La production est bluffante sur tous les plans.
Première satisfaction, la version intégrale retenue de 1898 incluant le « divertissement » (sic !) du deuxième acte remplaçant le ballet des Tentations de 1894 et le maintien à l’acte III du second tableau de la Thébaïde. Cette exhaustivité installe le spectacle sur la durée (avec deux entractes) compensant les violentes ruptures de l’action.
Deuxième intérêt de la production : la conception affichée de l’ouvrage. Stefano Poda, aux antipodes du roman d’Anatole France, place Thaïs dans un contexte spirituel assumé. Il appréhende l’action dans sa dimension surnaturelle et mystique, mais empoignant aussi les passions humaines. La scénographie se prête à cette conception revisitée de l’ouvrage. Le seul décor dans son unicité fait de hautes murailles, que perce un astre et qu’habille une statuaire muséale, sera constamment enrichi. Il sera l’objet au rythme des retournements de l’intrigue de transformations et d’une absorption dans une vision religieuse riche en significations et symboles.
La première transfiguration provient des lumières qui créent la féerie et l’irréalité (les bleus qui ouvrent l’acte II !). La figure du Christ traverse le spectacle en disparaissant lorsque surgissent les flashs érotiques d’Athanaël au premier acte ; après plusieurs occurrences, il émanera dans le finale de l’opéra de la cellule modulaire de Thaïs. L’ouvrage fondé sur la pénitence verra ceux qui souffrent et expient drapés de noir ; noir aussi pour les invités masqués lors de la fête de Nicias ; les bannières agitées renvoient aux stupres d’Alexandrie. La mort à soi-même présente dans la mystique chrétienne fera émerger toutes sortes de processions mortuaires. On n’aura jamais montré Massenet comme allant aussi loin scéniquement dans sa peinture de la femme pécheresse (mais « sauvée » !) à laquelle on rattache souvent son œuvre.
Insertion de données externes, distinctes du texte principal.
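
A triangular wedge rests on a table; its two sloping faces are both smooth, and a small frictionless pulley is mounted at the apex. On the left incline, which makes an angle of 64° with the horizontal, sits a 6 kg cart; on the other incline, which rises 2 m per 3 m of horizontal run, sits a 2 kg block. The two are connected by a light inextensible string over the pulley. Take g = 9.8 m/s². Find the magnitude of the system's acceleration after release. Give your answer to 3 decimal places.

Resolve each weight along its own incline: the 6 kg mass has component 6 × 9.8 × sin 64° = 52.849 N down its slope, and the 2 kg mass has 2 × 9.8 × sin 33.69° = 10.872 N down its slope.
The 6 kg side's 52.849 N exceeds the other side's 10.872 N, so that mass slides down and the 2 kg mass slides up. Taking that direction as positive, Newton's second law for the whole system gives 52.849 − 10.872 = (6 + 2) a, so a = 41.977 / 8 = 5.2471 m/s².

5.247 m/s²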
Cette thématique est aussi au service de la mise en scène et de la direction d’acteurs. La scène est remplie de façon presque surréaliste par une surenchère de motifs oniriques. Lors des grands numéros chantés les personnages sont focalisés devant des murailles, les premières blasonnées ; dans leur seconde occurrence on voit les détails du corps féminin subir les atteintes du temps. Au troisième acte lors du chemin vers la sainteté, mais aussi lors de la perdition d’Athanaël on voit de la muraille par deux fois s’extraire des mains qu’on pense secourables, mais qui suggèrent un symbolisme ouvert à bien des interprétations. Autres symboles : des épées, un sablier qui descendent des cintres, mais aussi des corps comme suppliciés, gisants inversés, pouvant évoquer le Purgatoire.
Troisième satisfaction, le traitement de la danse. On se félicite qu’on n’ait pas coupé le ballet comme on le voit dans trop de spectacles arguant que les fameux ballets de « la grande boutique » n’étaient que des occasions de rendez-vous avec le Jockey Club. Cette idée semble ici heureusement combattue. Les danseurs ne sont pas ceux de la compagnie du Capitole, mais des interprètes issus de l’historique de la production traduisant les enjeux du surnaturel chrétien. La chorégraphie d’une incroyable inventivité accompagne toute la production dont elle est une des plus puissantes données créatrices.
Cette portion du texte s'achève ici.